Das Deutsch-Französische Zukunftswerk empfiehlt der Bundesregierung in seinen politischen Handlungsempfehlungen, dem französischen Beispiel zu folgen und Suffizienz als zentralen Hebel der Energiewende zu verankern. Der Ökonom Timothée Parrique steht der politischen Umsetzung in Frankreich kritischer gegenüber. Seiner Ansicht nach reicht es angesichts der Klimakatastrophe nicht aus, Suffizienz lediglich als Strategieelement zu betrachten – vielmehr müsse die zugrunde liegende ökonomische Logik hinter heutigen Lebensstilen grundlegend hinterfragt werden.

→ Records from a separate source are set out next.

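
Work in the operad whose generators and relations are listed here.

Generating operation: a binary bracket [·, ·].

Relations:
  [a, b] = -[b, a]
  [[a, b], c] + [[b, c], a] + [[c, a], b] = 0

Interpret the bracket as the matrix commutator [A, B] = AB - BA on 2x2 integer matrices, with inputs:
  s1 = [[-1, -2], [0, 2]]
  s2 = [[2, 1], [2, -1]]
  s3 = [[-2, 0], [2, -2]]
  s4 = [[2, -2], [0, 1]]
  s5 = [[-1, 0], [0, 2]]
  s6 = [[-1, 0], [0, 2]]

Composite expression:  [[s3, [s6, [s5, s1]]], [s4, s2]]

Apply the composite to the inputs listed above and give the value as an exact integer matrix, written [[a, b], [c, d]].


[[0, 504], [144, 0]]

[s5, s1] = [[0, 6], [0, 0]]
[s6, [s5, s1]] = [[0, -18], [0, 0]]
[s3, [s6, [s5, s1]]] = [[36, 0], [0, -36]]
[s4, s2] = [[-4, 7], [-2, 4]]
[[s3, [s6, [s5, s1]]], [s4, s2]] = [[0, 504], [144, 0]]


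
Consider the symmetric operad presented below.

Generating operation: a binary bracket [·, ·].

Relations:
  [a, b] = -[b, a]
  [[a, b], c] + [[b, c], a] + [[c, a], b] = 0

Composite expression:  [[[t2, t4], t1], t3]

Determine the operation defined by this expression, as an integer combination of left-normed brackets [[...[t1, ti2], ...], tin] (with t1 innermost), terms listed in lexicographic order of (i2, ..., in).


-[[[t1, t2], t4], t3] + [[[t1, t4], t2], t3]

Left-normed coefficients sit on the t1-initial expansion words.
Composite bracket: [[[t2, t4], t1], t3]
Full expansion: 8 signed words from ab - ba (2^3 = 8).
Keep just the words that open with t1:
  from t1t2t4t3, sign -1: term -[[[t1, t2], t4], t3]
  from t1t4t2t3, sign +1: term +[[[t1, t4], t2], t3]


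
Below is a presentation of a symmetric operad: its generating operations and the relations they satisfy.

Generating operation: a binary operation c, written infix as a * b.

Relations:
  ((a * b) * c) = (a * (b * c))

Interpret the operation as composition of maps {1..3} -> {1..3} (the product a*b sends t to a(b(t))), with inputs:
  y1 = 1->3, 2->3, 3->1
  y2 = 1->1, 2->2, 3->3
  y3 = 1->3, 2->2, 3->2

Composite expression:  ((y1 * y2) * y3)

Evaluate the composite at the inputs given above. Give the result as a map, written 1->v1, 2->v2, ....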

Marion Davenas sprach mit ihm über wirtschaftliche Paradigmen, gesellschaftliche Ängste und die Notwendigkeit struktureller Veränderungen.

In unseren Gesprächen mit politischen Entscheidungsträger:innen und Führungspersönlichkeiten in Deutschland und Frankreich begegnen wir häufig der Auffassung, dass Suffizienz Ängste auslöst. Sie wird oft mit Einschränkung, Verzicht und wirtschaftlichem Abschwung assoziiert. Können Sie als Ökonom diese Bedenken nachvollziehen?

Es ist paradox: Während sich das Klima erwärmt und die Biodiversität dramatisch zurückgeht, stehen wir vor einer beispiellosen ökologischen Krise – und dennoch fürchten wir die Suffizienz. Diese Angst ist irrational, vergleichbar mit einer Phobie vor Nikotinpflastern, wenn man mit dem Rauchen aufhören möchte.

Témoignage / Text
„Die Erde ist ein Opfer unser Wirtschaftslogik.“
Texte / Text

Ist die Erde ein Opfer unserer Konsumgewohnheiten?

Sie ist vielmehr ein Opfer unserer Wirtschaftslogik. Wir opfern den zentralen Produktionsfaktor – die Natur – in dem fehlgeleiteten und zudem ineffektiven Versuch, das Wachstum des Bruttoinlandsprodukts (BIP) anzukurbeln, das ohnehin ein unzureichender Indikator für Wohlstand ist. Selbst für jene, die weiterhin an die Glücksformel des BIP glauben, ist die wissenschaftliche Erkenntnis eindeutig: Die Kosten des Nicht-Handelns übersteigen stets die Kosten des Handelns. Unabhängig von den gegenwärtigen wirtschaftlichen Herausforderungen – sei es in den Bereichen Staatsfinanzen, nationale Sicherheit oder öffentliche Gesundheit – werden sich diese in einer Welt mit geschädigten Ökosystemen noch weiter verschärfen.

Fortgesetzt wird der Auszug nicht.